A noted goal of SpiralLinux is to allow administration without the use of the terminal. I tried the KDE Plasma flavor, and I'd say this goal was met. It of course has the excellent KDE system settings program, and several modules are included for managing system components through there including the cron daemon, systemd, and Plymouth. There's GNOME Disks for disk management and KSystemLog for watching the system journal.

It even includes Grub Customizer, a GUI tool for tweaking GRUB, which I haven't seen before. I used it to hide the menu and it made the necessary changes in /etc/default/grub without destroying the existing rules and regenerated the config.

For installing software, you have the wonderful Synaptic package manager.[3] There is also KDE Discover which can install software from either the Debian repositories or Flathub. Flatpaks are key for onboarding those who still need to use proprietary software, and it's nice to see it as an option by default.

SpiralLinux also includes plenty of useful software out of the box, notably including Firefox ESR, the LibreOffice suite, Pidgin, Transmission, Thunderbird, and VLC media player. Pipewire is the sound system and printing and scanning are also available. Printers are managed in the KDE system settings and Skanlite is included for scanning.

All in all, I would say SpiralLinux is very well done. The choices made seem very sound, and even though it's maintained mostly by a single person[4], it's designed in such a way that does not require longevity from the project. I prefer a rolling-release distribution for my own use, but this is something I would feel confident installing on someone else's computer.

  1. ^ The encryption setup is LUKS1 on a partition unlocked in GRUB. Testing was done on a virtual machine with UEFI firmware. The unencrypted EFI System Partition contains only the bootloader.
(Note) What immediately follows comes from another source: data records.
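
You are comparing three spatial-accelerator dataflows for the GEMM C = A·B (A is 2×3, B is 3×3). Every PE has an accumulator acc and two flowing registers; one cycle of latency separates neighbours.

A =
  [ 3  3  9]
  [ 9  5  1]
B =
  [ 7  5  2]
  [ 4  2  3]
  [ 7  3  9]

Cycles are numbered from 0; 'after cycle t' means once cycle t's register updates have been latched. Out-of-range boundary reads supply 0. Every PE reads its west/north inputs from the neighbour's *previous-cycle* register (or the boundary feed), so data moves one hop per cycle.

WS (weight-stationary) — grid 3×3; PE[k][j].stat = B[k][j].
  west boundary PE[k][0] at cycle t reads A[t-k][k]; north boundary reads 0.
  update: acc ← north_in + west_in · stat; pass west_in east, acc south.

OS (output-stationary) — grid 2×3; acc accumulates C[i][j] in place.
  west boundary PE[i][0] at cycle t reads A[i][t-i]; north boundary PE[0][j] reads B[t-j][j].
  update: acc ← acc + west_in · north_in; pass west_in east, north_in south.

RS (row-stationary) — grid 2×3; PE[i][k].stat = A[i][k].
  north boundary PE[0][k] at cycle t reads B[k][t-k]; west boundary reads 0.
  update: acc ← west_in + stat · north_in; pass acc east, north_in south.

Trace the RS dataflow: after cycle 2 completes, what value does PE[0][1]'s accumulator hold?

PE[0][1].acc = 21

RS on a 2×3 grid — tracing PE[0][1] and its feeders:
  step 0 · PE0,0: acc=21; fwd→21 fwd↓7
  step 0 · PE0,1: acc=0; fwd→0 fwd↓0
  step 1 · PE0,0: acc=15; fwd→15 fwd↓5
  step 1 · PE0,1: acc=33; fwd→33 fwd↓4
  step 2 · PE0,0: acc=6; fwd→6 fwd↓2
  step 2 · PE0,1: acc=21; fwd→21 fwd↓2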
The kernels, the initramfs images, and even the main GRUB config are locked in the encrypted Btrfs volume.

    An attack mirroring de-LUKS (not to be confused with cryptsetup-deluks) would not be feasible as the initramfs image is in the encrypted volume. An attacker could get access to your encrypted disk using one of two straightforward ways that I can see.

    1. He could make a copy of the keyfile on the encrypted Btrfs partition used to unlock the LUKS device again while booting. This would require read access to the keyfile or initramfs images as root while the computer is running.
    2. He could also compromise the GRUB executable in the unencrypted ESP, which could be mitigated with proper use of Secure Boot.
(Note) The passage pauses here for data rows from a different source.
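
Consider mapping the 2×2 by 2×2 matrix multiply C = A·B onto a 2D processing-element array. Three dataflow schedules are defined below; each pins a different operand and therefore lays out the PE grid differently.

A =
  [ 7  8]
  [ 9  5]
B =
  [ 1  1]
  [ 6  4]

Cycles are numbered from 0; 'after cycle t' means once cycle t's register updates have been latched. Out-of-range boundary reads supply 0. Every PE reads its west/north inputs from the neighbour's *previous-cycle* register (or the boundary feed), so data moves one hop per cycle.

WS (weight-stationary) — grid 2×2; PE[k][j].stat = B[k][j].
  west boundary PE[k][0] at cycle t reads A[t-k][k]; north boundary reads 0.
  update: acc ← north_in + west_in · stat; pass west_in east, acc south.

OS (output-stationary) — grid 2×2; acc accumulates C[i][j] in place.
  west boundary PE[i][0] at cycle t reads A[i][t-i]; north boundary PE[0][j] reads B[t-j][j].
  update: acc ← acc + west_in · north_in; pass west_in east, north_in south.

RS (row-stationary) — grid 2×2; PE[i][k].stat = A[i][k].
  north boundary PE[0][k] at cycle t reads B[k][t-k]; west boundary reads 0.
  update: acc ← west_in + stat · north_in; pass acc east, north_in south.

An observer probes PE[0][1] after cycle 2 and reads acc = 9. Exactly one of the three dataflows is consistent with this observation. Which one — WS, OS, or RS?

dataflow = WS

Under WS (2×2), PE[0][1]:
  t=0 PE[0][1]: acc=0 h=0 v=0
  t=1 PE[0][1]: acc=7 h=7 v=7
  t=2 PE[0][1]: acc=9 h=9 v=9
Under OS (2×2), PE[0][1]:
  t=0 PE[0][1]: acc=0 h=0 v=0
  t=1 PE[0][1]: acc=7 h=7 v=1
  t=2 PE[0][1]: acc=39 h=8 v=4
Under RS (2×2), PE[0][1]:
  t=0 PE[0][1]: acc=0 h=0 v=0
  t=1 PE[0][1]: acc=55 h=55 v=6
  t=2 PE[0][1]: acc=39 h=39 v=4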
    Enabling Secure Boot on Spiral Linux may be very simple. I didn't have the ability to test it, but shim-signed came preinstalled and was configured to run before GRUB. I have never used Secure Boot on GNU/Linux, but support for it in Debian seems fairly solid.

  2. ^ snapper-rollback moves the subvolume mounted at the root (/@) to a new location before making a snapshot of a snapshot in its place, which means it would be easy to recover if something were to go terribly wrong. In other words, nothing is lost when rolling back.
  3. ^ Synaptic should be the standard that other graphical package managers strive to emulate. It gets flak because it doesn't look very nice and people are scared of UIs with more than 4 elements. Other graphical package managers try to be "app stores" and hide what they're doing. Synaptic is not an "app store", it's a package manager. There's a difference.
  4. ^ The maintainer of SpiralLinux also maintains GeckoLinux, which is a very similar project based on openSUSE.